Microsoft continues to call for new laws as justices hear its data-privacy arguments



US Supreme Court justices heard arguments today, Feb. 27, in Microsoft's ongoing battle with the US government over data privacy.

According to early reports from Reuters and the Associated Press, some of the justices seemed nonplussed by Microsoft's claims that data stored overseas should not be accessible to government prosecutors.

The Supreme Court is not expected to rule on the case until the end of June 2018.

Reuters reported on Feb. 27 that at least two of the conservative court justices hinted at support for the Justice Department -- not Microsoft -- in the matter. Two of the liberal justices questioned whether the court needed to act, given Congress is currently considering legislation that would resolve the issue. The AP said the Court was signaling it would allow the government to require US tech companies to hand over stored data, regardless of where it actually resides.

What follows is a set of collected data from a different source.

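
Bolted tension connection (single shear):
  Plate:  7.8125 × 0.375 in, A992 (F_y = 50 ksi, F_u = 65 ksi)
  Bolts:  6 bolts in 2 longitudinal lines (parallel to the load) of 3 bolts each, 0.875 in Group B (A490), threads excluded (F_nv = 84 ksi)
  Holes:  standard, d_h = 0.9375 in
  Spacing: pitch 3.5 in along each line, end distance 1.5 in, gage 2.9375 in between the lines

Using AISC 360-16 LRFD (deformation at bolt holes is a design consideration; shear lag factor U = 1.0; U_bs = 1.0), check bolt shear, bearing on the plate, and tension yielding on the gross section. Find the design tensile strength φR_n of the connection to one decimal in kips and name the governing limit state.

Bolt shear: A_b = π(0.875)²/4 = 0.60132 in². φR_n = 0.75 × 84 × 0.60132 × 6 × 1 = 227.3 kips.
Bearing (0.375 in plate, F_u = 65 ksi): end bolts L_c = 1.5 − 0.9375/2 = 1.03125, R_n = min(1.2×1.03125×0.375×65, 2.4×0.875×0.375×65) = 30.164 kips/bolt; interior L_c = 3.5 − 0.9375 = 2.5625, R_n = 51.188 kips/bolt. φR_n = 0.75 × (2×30.164 + 4×51.188) = 198.8 kips.
Tension yield (gross): A_g = 7.8125×0.375 = 2.9297 in². φR_n = 0.90 × 50 × 2.9297 = 131.8 kips.
Governing: min(227.3, 198.8, 131.8) = 131.8 kips → gross-section yield.

131.8 kips (gross-section yield governs)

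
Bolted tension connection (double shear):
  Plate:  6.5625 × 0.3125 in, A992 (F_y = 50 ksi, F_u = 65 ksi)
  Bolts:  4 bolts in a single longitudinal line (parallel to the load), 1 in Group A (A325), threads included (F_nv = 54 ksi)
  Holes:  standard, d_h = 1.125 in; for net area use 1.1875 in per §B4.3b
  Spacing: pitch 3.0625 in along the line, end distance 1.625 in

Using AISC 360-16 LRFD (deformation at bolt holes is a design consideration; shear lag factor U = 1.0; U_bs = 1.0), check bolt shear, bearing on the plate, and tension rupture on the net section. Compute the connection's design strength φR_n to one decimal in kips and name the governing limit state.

Bolt shear: A_b = π(1)²/4 = 0.7854 in². φR_n = 0.75 × 54 × 0.7854 × 4 × 2 = 254.5 kips.
Bearing (0.3125 in plate, F_u = 65 ksi): end bolts L_c = 1.625 − 1.125/2 = 1.0625, R_n = min(1.2×1.0625×0.3125×65, 2.4×1×0.3125×65) = 25.898 kips/bolt; interior L_c = 3.0625 − 1.125 = 1.9375, R_n = 47.227 kips/bolt. φR_n = 0.75 × (1×25.898 + 3×47.227) = 125.7 kips.
Tension rupture (net): A_n = (6.5625 − 1×1.1875)×0.3125 = 1.6797 in² (U = 1.0, A_e = A_n). φR_n = 0.75 × 65 × 1.6797 = 81.9 kips.
Governing: min(254.5, 125.7, 81.9) = 81.9 kips → net-section rupture.

81.9 kips (net-section rupture governs)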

Microsoft's data-privacy case began in 2013 over emails from a drug trafficking investigation suspect stored in Microsoft servers in Dublin. A federal judge in New York issued a warrant for the emails, and Microsoft decided to challenge the order in court.

Microsoft officials have argued the laws pertaining to this case are antiquated -- dating back to the Stored Communications Act from 1986 -- and need to be updated for the cloud-computing era. Brad Smith, Microsoft's president and chief legal officer, argued in a blog post again today that data privacy is an issue that Congress, not the courts, needs to address.

Microsoft and other tech companies, many of which have sided with the Redmond giant in its current legal case, worry that a ruling in favor of the government may affect their ability to gain customers' trust and business.

Microsoft has instituted some creative approaches to try to protect the sovereignty of customer data in some creative ways, such as setting up its German datacenters to store data locally and be administered by a third-party data trustee.

Update (Feb. 27): Smith, in his remarks following Microsoft's appearance today, reiterated the importance of the legislation. From those remarks:

"I think it's important that even the Justices reflected on the fact that there is now bipartisan legislation pending before Congress that talks specifically about the Cloud Act. It seems to be the one thing that we can all agree on, that we need Congress to move, and we need Congress to move now."